In retrospect, given the engineering crossover I shouldn’t have been surprised, but a random conversation with our regular visiting electrician at work took a very welcome sidetrip today.
I’d logged a call about a flickering light the other day, and he’d been sent to deal with it. He mentioned in passing that our lighting tubes aren’t fluorescent any more but are actually LED strips made to look like the old tubes so they work in the old fittings.
I was curious about this, especially from all the posts I’ve seen and conversations I’ve had with fellow cosplayers who fit and use LEDs in their costumes and props so he starting demonstrating how they’re constructed – at which point I mentioned the similarity to the old Force FX lightsabers that I’ve still got knocking around in the flat.
At which point he asked if, back in the day, I ever played Star Wars Galaxies. Well actually yes I did – a lot – it was a huge favourite, at least before the developers tried to turn it into a retread of World of Warcraft and introduced Jedis. So we got talking about how we’d played, and how I’d specialised in crafting fashions and vehicles and everything in between in the Guild – how the huge open sandbox of it all meant you could just go and use it as a social space and find that just as rewarding as doing any missions.

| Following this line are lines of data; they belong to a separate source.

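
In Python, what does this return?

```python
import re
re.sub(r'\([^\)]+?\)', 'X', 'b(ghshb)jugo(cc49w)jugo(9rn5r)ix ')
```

Every occurrence is swapped for 'X'.

'bXjugoXjugoXix '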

This then, in front of my bemused staff, turned into a long debate about the relative benefits of multiplayer and single player games, and the role that mindlessly shooting things after work just allows you to reduce your worries and attention spans to simple goals and elements so as not to carry on the frustrations of the day.
And then we looked round and remembered we were both meant to be working, laughed, and got on with things. A nice moment of connection and a reinforcement that the semi-casual way I play is not unusual amid the routines of living as an adult (or at least aspiring to appear to be one).